Auf Einladung des Kreises Nordfriesland fand am 11. und 12. November 2024 im Kampener Kaamp-Hüs ein Workshop mit dem Titel „Zukunft Sylt“ statt. Eingeladen waren alle rund 80 Mitglieder der fünf Sylter Gemeindevertretungen. Mehr als 40 nahmen teil, um einen Vorschlag für die zukünftige Verwaltungsstruktur der Insel zu erarbeiten. Mehrere Mitarbeitende der Inselverwaltung begleiteten die Veranstaltung. Im Mittelpunkt standen die Fragen, welches Verwaltungsmodell sich am besten für Sylt eignet und ob ein inselweites Gremium sinnvoll wäre.
Landrat Florian Lorenzen wies in seiner Begrüßung auf die Vorgeschichte hin: Bereits vor zwei Jahren fand auf Sylt ein moderierter Prozess über die Rahmenbedingungen der Zusammenarbeit statt. Zu abgestimmten Schritten sei es damals noch nicht gekommen. Anfang des Jahres 2024 habe der Kreis eine Umfrage zum Stand und zu den Wünschen hinsichtlich der insularen Körperschafts- und Verwaltungsstruktur gestartet. Die Kernpunkte der Ergebnisse wurden nun als Grundlage für den gemeinsamen Prozess genutzt.
Lorenzen betonte, dass die Entscheidung der Sylter Gemeindevertretungen ausschlaggebend sein werde.

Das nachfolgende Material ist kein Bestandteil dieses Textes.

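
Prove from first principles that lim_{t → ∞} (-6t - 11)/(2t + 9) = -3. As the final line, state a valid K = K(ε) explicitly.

K = 8/ε

Suppose ε > 0. We seek K > 0 such that t > K implies |(-6t - 11)/(2t + 9) + 3| < ε.
(-6t - 11)/(2t + 9) + 3 = (2(-6t - 11) − (-6)(2t + 9)) / (2(2t + 9)) = 32/(2(2t + 9)).
For t > 0 we have 2t + 9 > 2t, so |(-6t - 11)/(2t + 9) + 3| = 32/(2(2t + 9)) < 32/(2·2t) = 8/t.
Thus |(-6t - 11)/(2t + 9) + 3| < ε whenever t > 8/ε.
Take K = 8/ε. If t > K then |(-6t - 11)/(2t + 9) + 3| < 8/t < ε.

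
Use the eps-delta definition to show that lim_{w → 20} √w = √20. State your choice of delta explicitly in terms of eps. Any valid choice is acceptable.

delta = min(20, √20·eps)

Fix eps > 0. We want delta > 0 such that 0 < |w − 20| < delta implies |√w − √20| < eps.
Rationalise: √w − √20 = (w − 20)/(√w + √20), so |√w − √20| = |w − 20|/(√w + √20).
Restrict delta ≤ 20 so that |w − 20| < 20 forces w > 0, and then √w + √20 > √20.
Hence |√w − √20| < |w − 20|/√20, which is < eps once |w − 20| < √20·eps.
Take delta = min(20, √20·eps). If 0 < |w − 20| < delta then w > 0 and |√w − √20| < |w − 20|/√20 < eps.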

Er könne sich nicht vorstellen, dass Land und Kreis eine Lösung vorziehen würden, die die Verantwortlichen vor Ort nicht wollten.

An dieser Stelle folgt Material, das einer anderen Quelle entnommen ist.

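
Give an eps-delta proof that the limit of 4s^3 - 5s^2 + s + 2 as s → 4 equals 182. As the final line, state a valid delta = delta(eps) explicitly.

delta = min(1, eps/200)

Fix eps > 0. We want delta > 0 such that 0 < |s − 4| < delta implies |(4s^3 - 5s^2 + s + 2) − 182| < eps.
(4s^3 - 5s^2 + s + 2) − 182 = 4s^3 - 5s^2 + s - 180 = (s − 4)(4s^2 + 11s + 45).
So |(4s^3 - 5s^2 + s + 2) − 182| = |s − 4|·|4s^2 + 11s + 45|.
Require delta ≤ 1. Then |s − 4| < 1 gives |s| < 5, and by the triangle inequality |4s^2 + 11s + 45| ≤ 4·5^2 + 11·5 + 45 = 200.
Hence |(4s^3 - 5s^2 + s + 2) − 182| ≤ 200|s − 4| < eps provided |s − 4| < eps/200.
Choosing delta = min(1, eps/200) ensures both conditions, hence |(4s^3 - 5s^2 + s + 2) − 182| < eps.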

Tobias Berger, der Leiter der Kommunalaufsicht des Landes, erläuterte seine Anwesenheit: Ebenso wie die Kommunalaufsicht des Kreises nehme er als rechtlicher Berater teil. Er zeigte sich beeindruckt von der Menge der Teilnehmerinnen und Teilnehmer: Es sei keineswegs selbstverständlich, dass über die Hälfte aller Gemeindevertreter der Insel sich an zwei Werktagen Zeit für einen Workshop nehme. Nun komme es darauf an, einen Konsens zu finden.
Die rechtlichen Rahmenbedingungen ermöglichen drei Arten der Verwaltungsstruktur: den Status quo, das Amtsmodell sowie die Fusion aller fünf Kommunen zu einer einzigen Gemeinde.
Moderator Peter Schottes vom Büro Eisenschmidt Consulting Crew hatte Fragen vorbereitet, mit denen sich die Teilnehmer in Gruppenarbeit auseinandersetzten. Die erste Runde galt der möglichen Gründung eines inselweiten Gremiums: Wie könnte es zustande kommen, wie könnte es zusammengesetzt sein, welche Kompetenzen sollte es haben, und um welche Themenbereiche sollte es sich kümmern?
Die von den Arbeitsgruppen formulierten Antworten wiesen eine große Bandbreite auf: Bei der Frage der Zusammensetzung reichte sie von der Direktwahl bis zur Entsendung durch die Gemeindevertretungen. Die möglichen Kompetenzen des neuen Gremiums gingen von der Möglichkeit, den Gemeinden Vorschläge zu unterbreiten, bis hin zur eigenständigen Auswahl der Verwaltungsleitung. Bei der Frage, welche Themen inselweit abgestimmt bearbeitet werden sollten, offenbarte sich bei verschiedensten Themenbereichen eine große Sehnsucht nach inselweiter Kooperation.
In einer zweiten Runde waren die Vor- und Nachteile der derzeitigen Verwaltungsstruktur zu diskutieren sowie die eines neuen Amtes, dem alle Gemeinden angehören. Hinzu kam die Frage, ob es sinnvoll wäre, wenn das Amt Landschaft Sylt sich eine Stadt oder Gemeinde als neuen Partner suchen würde, der die Amtsgeschäfte führt.
Obwohl die Teilnehmer sich in neun Arbeitsgruppen unabhängig voneinander mit diesen Fragen befassten, war das Meinungsbild am Ende eindeutig: Trotz einiger Detailfragen sprachen sich dreiviertel der Anwesenden für das Amtsmodell aus.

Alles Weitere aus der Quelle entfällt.